GraphHopper is a fast and memory efficient Java routing engine, released under Apache License 2.0. By default it uses OpenStreetMap and GTFS data, but it can import other data sources.
We have an open community and welcome everyone. Let us know your problems, use cases or just say hello. Please see our community guidelines.
All questions go to our forum where we also have subsections specially for developers, mobile usage, and our map matching component. You can also search Stackoverflow for answers. Please do not use our issue section for questions :)
Read through how to contribute for information on topics like finding and fixing bugs and improving our documentation or translations! We even have good first issues to get started.
To get started you can try GraphHopper Maps, read through our documentation and install the GraphHopper Web Service locally.
To install the GraphHopper Maps and the web service locally you just do:
# download and install a JVM that supports at least Java 8 (https://adoptopenjdk.net) wget https://graphhopper.com/public/releases/graphhopper-web-3.0.jar https://raw.githubusercontent.com/graphhopper/graphhopper/stable/config-example.yml http://download.geofabrik.de/europe/germany/berlin-latest.osm.pbf java -Ddw.graphhopper.datareader.file=berlin-latest.osm.pbf -jar *.jar server config-example.yml
After a while you see a log message with 'Server - Started', then go to http://localhost:8989/ and you'll see a map of Berlin. You should be able to right click on the map to create a route.
For more details about the installation, see here.
To see the road routing feature of GraphHopper in action please go to GraphHopper Maps.
GraphHopper Maps uses the commercial offering the GraphHopper Directions API under the hood, which provides the Routing API (based on this routing engine), a Route Optimization API based on jsprit, a fast Matrix API and an address search based on photon. The photon project is also supported by the GraphHopper GmbH. Additionally to the GraphHopper Directions API, map tiles from various providers are used where the default is Omniscale. All this is available for free, via encrypted connections and from German servers for a nice and private route planning experience!
There is a web service that can be consumed by our navigation Android client.
Offline routing is no longer officially supported but should still work. See version 1.0 with still an Android demo and this pull request of the iOS fork including a demo for iOS.
Use isochrones to calculate and visualize the reachable area for a certain travel mode
To support these high precision reachability approaches there is the /spt endpoint (shortest path tree). See #1577
There is the map matching subproject to snap GPX traces to the road.
GraphHopper supports several routing algorithms, such as Dijkstra and A
* and its bidirectional variants. Furthermore, it allows you to use Contraction Hierarchies (CH) very easily. We call this speed mode; without this CH preparation, we call it flexible mode.
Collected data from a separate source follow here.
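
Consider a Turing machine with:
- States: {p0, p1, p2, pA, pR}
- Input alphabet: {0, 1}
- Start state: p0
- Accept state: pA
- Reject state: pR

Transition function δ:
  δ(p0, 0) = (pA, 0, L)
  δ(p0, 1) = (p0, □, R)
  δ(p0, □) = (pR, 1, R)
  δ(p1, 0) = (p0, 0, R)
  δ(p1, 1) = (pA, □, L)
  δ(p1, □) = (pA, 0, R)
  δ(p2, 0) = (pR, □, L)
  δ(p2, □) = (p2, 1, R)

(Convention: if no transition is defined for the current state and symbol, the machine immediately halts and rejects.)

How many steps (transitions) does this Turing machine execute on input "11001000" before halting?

Execution trace:
Initial: [p0]11001000
Step 1: δ(p0, 1) = (p0, □, R) → □[p0]1001000
Step 2: δ(p0, 1) = (p0, □, R) → □□[p0]001000
Step 3: δ(p0, 0) = (pA, 0, L) → □[pA]□001000

The machine reaches the accept state pA and halts.

The machine executed 3 steps before halting.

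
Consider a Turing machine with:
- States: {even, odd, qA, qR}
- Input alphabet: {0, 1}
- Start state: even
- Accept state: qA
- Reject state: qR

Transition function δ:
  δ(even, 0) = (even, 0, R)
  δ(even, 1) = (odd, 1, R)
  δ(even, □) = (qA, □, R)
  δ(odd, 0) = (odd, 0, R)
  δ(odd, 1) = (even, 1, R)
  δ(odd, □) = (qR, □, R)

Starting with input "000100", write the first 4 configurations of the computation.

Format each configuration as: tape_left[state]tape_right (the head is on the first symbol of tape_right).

Transitions applied:
Step 1: δ(even, 0) = (even, 0, R)
Step 2: δ(even, 0) = (even, 0, R)
Step 3: δ(even, 0) = (even, 0, R)

The first 4 configurations are:
[even]000100 ⊢ 0[even]00100 ⊢ 00[even]0100 ⊢ 000[even]100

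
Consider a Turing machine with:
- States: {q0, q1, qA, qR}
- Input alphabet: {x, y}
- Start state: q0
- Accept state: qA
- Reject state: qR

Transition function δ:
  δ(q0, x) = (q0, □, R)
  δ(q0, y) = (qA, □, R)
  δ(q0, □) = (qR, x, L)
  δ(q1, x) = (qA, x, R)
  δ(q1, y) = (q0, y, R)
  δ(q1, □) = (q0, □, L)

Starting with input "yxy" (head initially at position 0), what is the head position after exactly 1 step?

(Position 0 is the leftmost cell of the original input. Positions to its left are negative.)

Execution trace (head position shown):
Step 0: [q0]yxy  (head at position 0)
Step 1: move right → □[qA]xy  (head at position 1)

After 1 step, the head is at position 1.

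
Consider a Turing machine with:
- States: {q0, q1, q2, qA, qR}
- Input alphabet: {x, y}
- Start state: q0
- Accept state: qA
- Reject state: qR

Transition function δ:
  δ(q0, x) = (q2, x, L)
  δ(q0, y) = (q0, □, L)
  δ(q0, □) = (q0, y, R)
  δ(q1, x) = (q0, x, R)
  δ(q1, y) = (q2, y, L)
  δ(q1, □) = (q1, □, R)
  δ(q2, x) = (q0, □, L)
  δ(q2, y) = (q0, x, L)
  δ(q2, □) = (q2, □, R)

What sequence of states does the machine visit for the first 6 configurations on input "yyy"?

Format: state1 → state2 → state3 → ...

Execution trace:
Initial: [q0]yyy
Step 1: δ(q0, y) = (q0, □, L) → [q0]□□yy
Step 2: δ(q0, □) = (q0, y, R) → y[q0]□yy
Step 3: δ(q0, □) = (q0, y, R) → yy[q0]yy
Step 4: δ(q0, y) = (q0, □, L) → y[q0]y□y
Step 5: δ(q0, y) = (q0, □, L) → [q0]y□□y

State sequence: q0 → q0 → q0 → q0 → q0 → q0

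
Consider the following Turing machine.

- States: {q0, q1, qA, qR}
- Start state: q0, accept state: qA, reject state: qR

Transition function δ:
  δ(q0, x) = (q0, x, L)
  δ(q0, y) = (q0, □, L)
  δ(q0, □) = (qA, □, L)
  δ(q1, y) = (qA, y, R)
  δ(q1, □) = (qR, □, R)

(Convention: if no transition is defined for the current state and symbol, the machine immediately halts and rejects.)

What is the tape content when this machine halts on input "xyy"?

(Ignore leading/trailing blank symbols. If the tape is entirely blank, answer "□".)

Execution trace:
Initial: [q0]xyy
Step 1: δ(q0, x) = (q0, x, L) → [q0]□xyy
Step 2: δ(q0, □) = (qA, □, L) → [qA]□□xyy

The machine reaches the accept state qA and halts.

Final tape (ignoring leading/trailing blanks): xyy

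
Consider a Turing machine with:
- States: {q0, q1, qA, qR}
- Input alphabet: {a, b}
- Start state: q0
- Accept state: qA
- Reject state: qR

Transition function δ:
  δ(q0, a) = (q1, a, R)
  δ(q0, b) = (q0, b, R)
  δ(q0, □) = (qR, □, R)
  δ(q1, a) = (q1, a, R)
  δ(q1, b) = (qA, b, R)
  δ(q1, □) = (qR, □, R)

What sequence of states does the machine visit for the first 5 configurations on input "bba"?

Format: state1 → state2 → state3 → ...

Execution trace:
Initial: [q0]bba
Step 1: δ(q0, b) = (q0, b, R) → b[q0]ba
Step 2: δ(q0, b) = (q0, b, R) → bb[q0]a
Step 3: δ(q0, a) = (q1, a, R) → bba[q1]□
Step 4: δ(q1, □) = (qR, □, R) → bba□[qR]□

The machine reaches the reject state qR and halts.

State sequence: q0 → q0 → q0 → q1 → qR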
The speed mode comes with very fast and lightweight (less RAM) responses and it does not use heuristics. The downsides are that the speed mode allows only pre-defined vehicle profiles (multiple possible in GraphHopper) and requires a time consuming and resource-intensive preparation.
Then there is the hybrid mode which also requires preparation time and memory, but it is much more flexible regarding changing properties per request or e.g. integrating traffic data. Furthermore, this hybrid mode is slower than the speed mode, but it is an order of magnitude faster than the flexible mode and uses less RAM for one request.
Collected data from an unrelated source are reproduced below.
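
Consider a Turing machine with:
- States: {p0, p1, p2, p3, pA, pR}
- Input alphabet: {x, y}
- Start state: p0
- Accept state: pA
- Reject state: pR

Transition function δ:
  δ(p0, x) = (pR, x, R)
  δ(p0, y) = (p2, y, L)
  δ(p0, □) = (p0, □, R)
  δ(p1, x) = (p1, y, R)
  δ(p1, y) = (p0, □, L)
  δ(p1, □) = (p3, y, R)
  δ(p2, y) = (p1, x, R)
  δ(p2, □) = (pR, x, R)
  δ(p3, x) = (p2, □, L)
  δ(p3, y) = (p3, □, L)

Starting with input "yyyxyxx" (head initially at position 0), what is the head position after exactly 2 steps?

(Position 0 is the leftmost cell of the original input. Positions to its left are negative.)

Execution trace (head position shown):
Step 0: [p0]yyyxyxx  (head at position 0)
Step 1: move left → [p2]□yyyxyxx  (head at position -1)
Step 2: move right → x[pR]yyyxyxx  (head at position 0)

After 2 steps, the head is at position 0.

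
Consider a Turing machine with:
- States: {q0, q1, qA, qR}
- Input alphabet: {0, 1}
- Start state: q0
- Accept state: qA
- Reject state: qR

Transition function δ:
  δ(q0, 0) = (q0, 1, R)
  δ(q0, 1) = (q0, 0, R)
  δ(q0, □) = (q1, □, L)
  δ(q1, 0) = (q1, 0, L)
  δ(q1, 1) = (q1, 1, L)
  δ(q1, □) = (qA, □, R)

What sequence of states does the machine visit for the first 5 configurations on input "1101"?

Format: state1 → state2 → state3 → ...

Execution trace:
Initial: [q0]1101
Step 1: δ(q0, 1) = (q0, 0, R) → 0[q0]101
Step 2: δ(q0, 1) = (q0, 0, R) → 00[q0]01
Step 3: δ(q0, 0) = (q0, 1, R) → 001[q0]1
Step 4: δ(q0, 1) = (q0, 0, R) → 0010[q0]□

State sequence: q0 → q0 → q0 → q0 → q0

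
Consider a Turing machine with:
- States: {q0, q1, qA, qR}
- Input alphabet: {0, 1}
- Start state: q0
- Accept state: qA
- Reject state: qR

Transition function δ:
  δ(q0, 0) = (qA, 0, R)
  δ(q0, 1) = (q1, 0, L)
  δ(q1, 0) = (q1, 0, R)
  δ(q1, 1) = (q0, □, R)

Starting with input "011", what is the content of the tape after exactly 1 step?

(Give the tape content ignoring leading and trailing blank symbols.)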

If the preparations exist you can switch between all modes at request time.
Read more about the technical details here.
We chose the Apache License to make it easy for you to embed GraphHopper in your products, even closed source. We suggest that you contribute back your changes, as GraphHopper evolves fast, but of course this is not necessary.
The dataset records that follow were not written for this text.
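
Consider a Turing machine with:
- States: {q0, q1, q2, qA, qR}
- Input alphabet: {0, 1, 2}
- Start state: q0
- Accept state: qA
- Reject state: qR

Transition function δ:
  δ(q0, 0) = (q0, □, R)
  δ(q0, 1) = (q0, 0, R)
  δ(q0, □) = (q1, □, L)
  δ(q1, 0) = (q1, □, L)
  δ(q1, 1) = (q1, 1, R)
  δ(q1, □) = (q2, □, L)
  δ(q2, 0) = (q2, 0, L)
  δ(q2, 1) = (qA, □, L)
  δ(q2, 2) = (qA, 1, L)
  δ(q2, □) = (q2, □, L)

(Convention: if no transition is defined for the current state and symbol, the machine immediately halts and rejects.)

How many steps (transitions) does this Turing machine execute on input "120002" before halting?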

OpenStreetMap is directly supported by GraphHopper. Without the amazing data from OpenStreetMap, GraphHopper wouldn't be possible at all. Other map data will need a custom import procedure, see e.g. Ordnance Survey, Shapefile like ESRI or Navteq.
GraphHopper is written in Java and officially runs on Linux, Mac OS X and Windows.
Embed GraphHopper with OpenStreetMap support into your Java application via the following snippet:
dependency> <groupId>com.graphhopper</groupId> <artifactId>graphhopper-core</artifactId> <version>[LATEST-VERSION]</version> <dependency></
See our example application to get started fast.
We've built the GraphHopper class which makes simple things easy and complex things like multi-modal routing possible. Still, you can use the low level API of GraphHopper and you'll see that it was created to allow fast and memory efficient use of the underlying data structures and algorithms.
With the web module, we provide code to query GraphHopper over HTTP and decrease bandwidth usage as much as possible. For that we use an efficient polyline encoding, the Ramer–Douglas–Peucker algorithm, and a simple GZIP servlet filter.
GraphHopper also runs on the Desktop in a Java application without internet access. For debugging purposes GraphHopper can produce vector tiles, i.e. a visualization of the road network in the browser (see #1572). Also a more low level Swing-based UI is provided via MiniGraphUI in the tools module, see some visualizations done with it here. A fast and production ready map visualization for the Desktop can be implemented via mapsforge or mapsforge vtm.